Our practice sees many children below the age of 3 months for urological conditions, either picked up in utero or in neonates who have been treated for a urinary tract infection.
The studies which usually generate some debate from parents are those studies requiring catheterization of the bladder, such as the cystourethrograms (either the contrast study or the isotope form) and the MAG 3 Lasix renal scan used to objectively determine the likelihood of an obstruction to kidney drainage. A catheter is used in this study to prevent a full bladder from possibly affecting ureteral drainage.
1. Voiding Cystourethrogram
Although the nuclear cystogram averages about 12% of the radiation dose of a fluoroscopic voiding cystourethrogram (VCUG), we prefer the contrast VCUG in both males and females, at least as an initial study, in order to get an idea of bony and in particular lumbosacral vertebral anatomy. In addition, viewing urethral anatomy is especially important in boys.
We normally wait to perform the VCUG until the urine is clear of infection so that bladder filling pressures are not compromised by bladder wall inflammation.
Aseptic catheterization is usually performed on the fluoroscopy table and a urine sample sent for culture. The catheterization is usually done without sedation so as not to have the voiding phase compromised by sedation.
The catheter, usually a feeding tube in infants, is inserted after 1% Xylocaine jelly is instilled in the urethra. The catheter can be taped to the thigh to prevent a bladder spasm extruding it. A KUB is then performed to check bony anatomy immediately prior to performing the filling phase of VCUG. Early filling allows a check for filling defects from ureteroceles, and oblique views can document low-grade vesicoureteral reflux (reflux) during filling. AP views can then allow comment on the degree and grade of reflux. When the bladder is full, the infant will usually initiate spontaneous voiding, and fluoroscopic views are taken during this voiding phase of the VCUG. Oblique views during this phase offer anatomic detail of the male urethra. As soon as the voiding phase is initiated, we remove the catheter for more complete voiding views of the urethra. (Some radiologists debate this issue!)
2. Diuresis Renography
Diuresis renography, also known as the MAG 3 Lasix renal scan, is used to attempt to determine whether a dilated ureter is obstructed or not. These obstructions occur usually at the ureteropelvic junction (UPJ) and less commonly at the ureterovesical junction (UVJ).
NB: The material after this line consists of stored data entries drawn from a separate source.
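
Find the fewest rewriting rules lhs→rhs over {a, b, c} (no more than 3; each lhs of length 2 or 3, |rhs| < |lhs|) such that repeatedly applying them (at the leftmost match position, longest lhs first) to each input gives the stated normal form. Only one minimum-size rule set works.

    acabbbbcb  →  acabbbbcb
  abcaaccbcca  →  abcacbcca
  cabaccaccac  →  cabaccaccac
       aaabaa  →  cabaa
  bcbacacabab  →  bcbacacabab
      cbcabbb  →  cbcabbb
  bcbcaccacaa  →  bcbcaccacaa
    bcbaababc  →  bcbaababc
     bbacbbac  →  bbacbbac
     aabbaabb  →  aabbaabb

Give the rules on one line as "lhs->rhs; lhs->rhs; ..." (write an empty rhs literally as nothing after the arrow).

aaa->ca; aac->a

  | acabbbbcb
  | abcaaccbcca => abcacbcca
  | cabaccaccac
  | aaabaa => cabaa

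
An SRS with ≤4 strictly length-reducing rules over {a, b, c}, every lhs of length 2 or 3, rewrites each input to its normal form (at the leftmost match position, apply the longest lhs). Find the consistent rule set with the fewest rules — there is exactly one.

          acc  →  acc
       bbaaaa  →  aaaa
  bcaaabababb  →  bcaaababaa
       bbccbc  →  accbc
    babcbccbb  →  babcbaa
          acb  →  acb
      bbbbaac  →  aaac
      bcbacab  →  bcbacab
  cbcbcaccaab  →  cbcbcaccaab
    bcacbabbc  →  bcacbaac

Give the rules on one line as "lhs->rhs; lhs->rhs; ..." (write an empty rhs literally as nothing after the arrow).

bb->a; bba->a; bcc->ba

  | acc
  | bbaaaa => aaaa
  | bcaaabababb => bcaaababaa
  | bbccbc => accbc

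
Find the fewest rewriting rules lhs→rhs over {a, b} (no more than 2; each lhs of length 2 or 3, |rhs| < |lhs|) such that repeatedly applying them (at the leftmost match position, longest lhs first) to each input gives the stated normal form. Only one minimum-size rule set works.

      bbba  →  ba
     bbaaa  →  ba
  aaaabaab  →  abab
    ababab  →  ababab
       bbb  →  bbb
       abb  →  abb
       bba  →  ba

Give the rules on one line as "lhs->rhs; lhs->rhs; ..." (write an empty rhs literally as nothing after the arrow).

  | bbba => bba => ba
  | bbaaa => baaa => baa => ba
  | aaaabaab => aaabaab => aabaab => abaab => abab
  | ababab

aa->a; bba->ba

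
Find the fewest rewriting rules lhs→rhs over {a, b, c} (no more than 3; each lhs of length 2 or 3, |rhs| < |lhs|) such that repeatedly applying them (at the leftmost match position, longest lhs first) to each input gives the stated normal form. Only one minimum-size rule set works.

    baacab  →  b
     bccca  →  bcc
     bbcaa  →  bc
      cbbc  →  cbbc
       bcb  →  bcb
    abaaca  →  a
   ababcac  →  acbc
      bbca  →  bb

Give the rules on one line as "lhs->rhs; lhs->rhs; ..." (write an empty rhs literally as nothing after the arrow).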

Rarely, a dilated ureter may be refluxing and obstructed. Routinely, after a feeding tube catheter has been placed into the bladder, a weight-adjusted dose of isotope and 1 mg/kg of furosemide (Lasix) is administered intravenously at the same time. Posterior imaging of the kidneys and bladder is then performed for 20 minutes followed by gravity-assisted drainage or imaging after voiding. Routinely, a NORMAL NON-DILATED URETER will have a Lasix clearance half-time of less than 10 minutes.